Please add updates or make corrections to the NumisWiki text version as appropriate.
Fufia gens, plebian, but of consular rank. It took its surname from the town of Cales, in Campania Felix, whence Kalenus is derived. The coins of the family consist of only one type, serrated denari and rare:

KALENI, two cojoined youthful heads, the formaer laureated, the latter galeated. Bofore the one VIRT, behind the other HO.

Reverse: CORDI, two female figures, one holding a cornucopiae, and having a caduceus and ITAL behind her; the other paludated and holding a sceptre, with right foot on a globe, behind which is inscribed RO.

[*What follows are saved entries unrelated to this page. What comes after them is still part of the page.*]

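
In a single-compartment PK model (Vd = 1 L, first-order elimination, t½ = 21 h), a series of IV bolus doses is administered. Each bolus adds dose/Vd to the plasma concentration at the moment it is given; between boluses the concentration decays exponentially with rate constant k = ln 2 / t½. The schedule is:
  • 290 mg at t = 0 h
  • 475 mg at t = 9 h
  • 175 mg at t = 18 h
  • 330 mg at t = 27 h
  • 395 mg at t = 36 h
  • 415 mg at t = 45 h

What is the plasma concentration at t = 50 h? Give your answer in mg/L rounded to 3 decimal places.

994.426 mg/L

k = ln 2 / 21 = 0.03301 per h
Dose 1 (290 mg at t=0 h): 290·exp(−0.03301·50) = 55.675 mg/L
Dose 2 (475 mg at t=9 h): 475·exp(−0.03301·41) = 122.735 mg/L
Dose 3 (175 mg at t=18 h): 175·exp(−0.03301·32) = 60.859 mg/L
Dose 4 (330 mg at t=27 h): 330·exp(−0.03301·23) = 154.459 mg/L
Dose 5 (395 mg at t=36 h): 395·exp(−0.03301·14) = 248.834 mg/L
Dose 6 (415 mg at t=45 h): 415·exp(−0.03301·5) = 351.864 mg/L
C(50) = 55.675 + 122.735 + 60.859 + 154.459 + 248.834 + 351.864 = 994.426 mg/L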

Respecting the heads of Honos and Virtus a notice of the Mucia gens may be referred to. The type on the reverse, in which Italy and Rome stand joining hands, is regarded by the learned as allusive to the restoration of peace and amity between the Romans and the people of the different Italian states, when at length those rights of citizenship were conceeded to the Italians, which by a general revolt and resort to arms they had sought to acquire. Barthelemy refers this coin to the treaty entered into by Sulla, with the nations of italy, but only as among other conjectures.

Eckhel (v 220), considers it difficult to devine, with what magistry the Lucius Fufius Calenus referred to on this denarius was invested, and who was the Mucius Cordus with whom this reverse unites him in colleagueship. Riccio states that the first named was moneyer of the rupublic about 90 BC; and according to Dion, the same person was pretor in conjunction with Mucius Cordus. Cavedoni concurs in the opinion that on this medal, in highly expressive characters, is represented the famous act of reconciliation accomplished between Rome and Italy, after the murderous social wars. He adds that the remembrance here perpetuated of that event must have been an especial subject of pride to Mucius Cordus; because Italy pacified shewed his attachment (attinenza) to the side of Papius Mutilus, first general of the Romans in the Italian war. On this denarius we see Rome belligerent and Italy fertile, as distinguished by their respective attributes, reciprocally offer right hands to each other. And because such reconciliation had been effected, not by force of arms but, through the virtue and honour of Italy, of which Rome was the capital, so we see here the heads of these two divinities, who each had their tample, but so united together, that no one could enter that of Honourm without first passing through that of Virtue. See Monete delle Famiglie, etc, p 94.